I kept trying to figure out how to run operators on "9"  and "1" independently 
to create a boolean result.  I either needed more coffee or less yesterday.

As a followup question...

Some searches suggested that Postgres can't use indexes of INTs for these 
comparisons, but could on bitwise string columns.

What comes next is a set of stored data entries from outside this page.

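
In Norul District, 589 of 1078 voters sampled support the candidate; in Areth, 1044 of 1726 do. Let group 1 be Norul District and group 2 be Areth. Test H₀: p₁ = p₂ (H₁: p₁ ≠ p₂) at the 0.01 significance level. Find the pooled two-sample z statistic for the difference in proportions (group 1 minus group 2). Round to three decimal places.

p̂₁ = 589/1078 = 0.546382, p̂₂ = 1044/1726 = 0.604867.
Pooled p̂ = (589+1044)/(1078+1726) = 1633/2804 = 0.582382.
SE = √(p̂(1−p̂)(1/n₁+1/n₂)) = √(0.582382·0.417618·0.00150702) = √(0.000366527) = 0.019145.
z = (0.546382 − 0.604867)/0.019145 = -0.058485/0.019145 = -3.055.
p-value = 2·P(Z > 3.055) ≈ 0.0023, so at α = 0.01 we reject H₀.

z = -3.055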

One of these tables has over 30MM rows, so I'm trying to avoid a seq scan as 
much as possible.

I thought of creating a function index that casts my column to a bitstring, and 
then tailors searches onto that.     For example:

        CREATE TEMPORARY TABLE example_toggle(
                id int primary key,
                toggle int default null
        );
        INSERT INTO example_toggle (id, toggle) VALUES (1, 1), (2, 2), (3, 3), 
(4, 5), (5, 8);
        CREATE INDEX idx_example_toggle_toggle_bit ON 
example_toggle(cast(toggle as bit(4)));

While these selects work...

        select * from example_toggle where (toggle & 1)::bool AND (toggle & 
4)::bool;
        select * from example_toggle where (toggle::bit(4) & 1::bit(4) <> 
0::bit(4)) AND (toggle::bit(4) & 4::bit(4) <> 0::bit(4));

Only about 200k items have a flag right now (out of 30MM) so I thought of using 
a partial index on the set flags.

The only way I've been able to get an index on the not null/0 used is to do the 
following:

        CREATE INDEX idx_example_toggle_toggle_bit ON 
example_toggle(cast(toggle as bit(4))) WHERE toggle <> 0;

then tweak the query with 

        select * from example_toggle where (toggle & 1)::bool AND (toggle & 
4)::bool AND (toggle > 0);
        select * from example_toggle where (toggle::bit(4) & 1::bit(4) <> 
0::bit(4)) AND (toggle::bit(4) & 4::bit(4) <> 0::bit(4)) AND (toggle > 0);

obviously, the sample above is far too small for an index to be considered... 
but in general... is a partial index of "toggle <> 0" and then hinting with 
"toggle > 0" the best way to only index the values that are not null or 0?